T. S. D. : Oui le film a existé. Mais non, je ne suis plus à sa recherche. Le film est plus un prétexte pour parler du cinéma en Guinée, qui a été florissant pendant un temps mais a aujourd’hui totalement disparu. Je voulais aller à la rencontre des gens, parler de cinéma... Derrière cela, il y a aussi la socialisation des films. Aujourd’hui, on a la télévision, Netflix, on ne regarde plus les films ensemble, on reste chez soi. Alors que c’est du partage, ce sont des émotions, des rires, des silences... Il y a quelque chose de magique quand on regarde un film dans une salle de cinéma. Et à cause de la démocratisation des images c’est tout le contraire, on a tendance à penser qu’on peut aussi regarder un film à la maison, mais ce n’est pas du tout pareil. Chercher ce film perdu c’est quelque chose, mais en même temps je rappelle aux gens ce qu’a été l’essence du cinéma même : la salle.

Ce que j’aime aussi avec ce film, c’est la tradition orale. On ne retrouve pas le film Mouramani, mais on retrouve le conte populaire. Ce conte a bercé beaucoup de jeunes, beaucoup de générations. Je veux donner de la force à la mémoire. Avec la nouvelle génération, on en vient à avoir besoin d’un GPS sur notre téléphone pour se promener, parce qu’on ne garde rien en mémoire. C’est bien, mais ça peut être dangereux. Je veux donner de la force à l’écoute, la transmission.

Thierno Souleymane DialloJFB : On vous voit caméra en main durant tout le film. Mais qui vous filme derrière vous ? Qui vous a suivi tout ce temps ?
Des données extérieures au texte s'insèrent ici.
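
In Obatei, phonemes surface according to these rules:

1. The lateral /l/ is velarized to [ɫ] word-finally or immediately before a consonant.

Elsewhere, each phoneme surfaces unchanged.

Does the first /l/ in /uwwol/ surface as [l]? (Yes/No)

/l/ — word-final, word-finally or immediately before a consonant — surfaces as [ɫ] (rule 1).
The actual realization is [ɫ], not [l].

No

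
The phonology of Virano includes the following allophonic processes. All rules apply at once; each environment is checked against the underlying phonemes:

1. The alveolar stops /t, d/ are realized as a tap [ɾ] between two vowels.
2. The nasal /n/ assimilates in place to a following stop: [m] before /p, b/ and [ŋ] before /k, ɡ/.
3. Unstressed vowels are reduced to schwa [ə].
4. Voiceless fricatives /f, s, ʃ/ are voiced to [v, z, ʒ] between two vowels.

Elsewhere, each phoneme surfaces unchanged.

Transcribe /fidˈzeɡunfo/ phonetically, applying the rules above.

[fədˈzeɡənfə]

/f/ — word-initial; rule 4 does not apply here → [f].
/i/ meets the environment for rule 3 (in an unstressed syllable) → [ə].
/d/ (between /i/ and /z/) fails the environment for rule 1, so it stays [d].
/e/ (between /z/ and /ɡ/) is in the target of rule 3 but the environment (in an unstressed syllable) is not met → [e].
/u/ (between /ɡ/ and /n/): in an unstressed syllable, so rule 3 applies → [ə].
/n/ (between /u/ and /f/) is in the target of rule 2 but the environment (before a labial or velar stop) is not met → [n].
/f/ (between /n/ and /o/): rule 4 targets it, but not between two vowels → unchanged [f].
/o/ (word-final) occurs in an unstressed syllable → [ə] by rule 3.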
T. S. D. : C’est une amie, Leïla Chaïbi. C’est un film techniquement 100% féminin. C’est un choix de ma part, c’est pour cela que tout est soigné. Quelque chose de magnifique avec la femme, c’est qu’elle fait les choses avec beaucoup d’attention. Et ça, je l’ai compris il y a longtemps. Je dis souvent aux hommes que les femmes sont plus intelligentes que nous. Depuis l’aube de l’Humanité, on essaye de faire croire qu’on est les plus en avance, les plus intelligents... C’est faux. C’était l’occasion de montrer que si l’on aime le film, c’est grâce aux femmes, non aux hommes. Elles ont une vraie sensibilité, elles sont attentives aux détails. Ce sont des qualités à exploiter, sinon on perd quelque chose de magique, de magnifique. C’est ce qui fait que le film est à ce niveau d’esthétisme selon moi.

JFB : Avez-vous d’autres projets pour la suite ?

T. S. D. : Oui. Un autre documentaire qui parlera de la situation en Guinée dans les années 70, sur l’agression des Portugais en Guinée. Mais il y aura beaucoup d’humour. J’arriverai toujours à faire rire dans mes documentaires. Il faut rire, le cinéma est un spectacle. Si on enlève cela au cinéma, on perd beaucoup de choses. Il faut rire, même si c’est la fin du monde.

Rions du drame.

C’est sur cette note que s’achève notre rencontre avec Thierno Souleymane Diallo, qui doit se rendre le lendemain à Cologne pour faire la tournée des festivals. Le film a également été projeté en Algérie, au Canada et en Arabie Saoudite en plus de la France.